Both experts independently report that her medical information shows she has clear evidence of an excellent response to the immunotherapy and there is a very good likelihood of long-term disease control, so the criteria for a terminal illness benefit claim has not been met.
Based upon the medical data and the customers response to treatment it’s highly likely life expectancy will be several years. Her policy will now continue to provide life cover only until the end of the policy term.
We have reviewed this case extremely thoroughly as we understand such cases are very difficult, where there is a terminal diagnosis but where the prognosis for survival does not meet the criteria for a claim.
However, we have a duty to all our customers to assess each claim against the policy conditions for that customer.

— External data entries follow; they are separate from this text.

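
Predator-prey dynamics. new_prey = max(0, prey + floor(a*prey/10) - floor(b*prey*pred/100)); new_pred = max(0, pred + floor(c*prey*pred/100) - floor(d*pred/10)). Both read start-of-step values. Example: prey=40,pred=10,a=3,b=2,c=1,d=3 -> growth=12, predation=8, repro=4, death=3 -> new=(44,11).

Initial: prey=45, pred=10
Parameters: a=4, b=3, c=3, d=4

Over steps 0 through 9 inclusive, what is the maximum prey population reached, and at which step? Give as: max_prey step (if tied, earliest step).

Answer: 50 1

Derivation:
Step 1: prey: 45+18-13=50; pred: 10+13-4=19
Step 2: prey: 50+20-28=42; pred: 19+28-7=40
Step 3: prey: 42+16-50=8; pred: 40+50-16=74
Step 4: prey: 8+3-17=0; pred: 74+17-29=62
Step 5: prey: 0+0-0=0; pred: 62+0-24=38
Step 6: prey: 0+0-0=0; pred: 38+0-15=23
Step 7: prey: 0+0-0=0; pred: 23+0-9=14
Step 8: prey: 0+0-0=0; pred: 14+0-5=9
Step 9: prey: 0+0-0=0; pred: 9+0-3=6
Max prey = 50 at step 1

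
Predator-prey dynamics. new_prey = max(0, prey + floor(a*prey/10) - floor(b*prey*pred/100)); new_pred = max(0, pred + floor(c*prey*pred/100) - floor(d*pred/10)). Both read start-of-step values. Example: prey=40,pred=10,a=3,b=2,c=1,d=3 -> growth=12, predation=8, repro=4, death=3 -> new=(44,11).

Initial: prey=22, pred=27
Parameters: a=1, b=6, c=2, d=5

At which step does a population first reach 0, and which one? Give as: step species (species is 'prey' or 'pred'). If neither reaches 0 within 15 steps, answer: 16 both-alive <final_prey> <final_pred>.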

Customers who do not agree with their insurers decision can take a claim to the Ombudsman
Grace Gausden, This is Money, adds: Unfortunately as Aviva claim there is ambiguity with regards to your medical treatment, it has said it will not pay-out, despite reviewing your circumstances.
It has explained its reasons for doing so, advising that, despite your illness, it has to follow the guidance it has been given.
However, it is possible to now take the issue to the Financial Ombudsman who can review the case and decide whether it believes Aviva has acted fairly or not.
The final decision given at the end of this investigation will be binding on them but if you do not agree with it, you can take your insurer to court.
In your case, while you disagree with the decision, these processes may sadly not be the best option due to the time and effort it can take to follow them through.
It does serve as a warning to others who take out insurance policies to read the terms and conditions carefully in case a circumstance like this does happen.
Customers with any concerns should contact their insurer directly to clarify any clauses they are unsure of.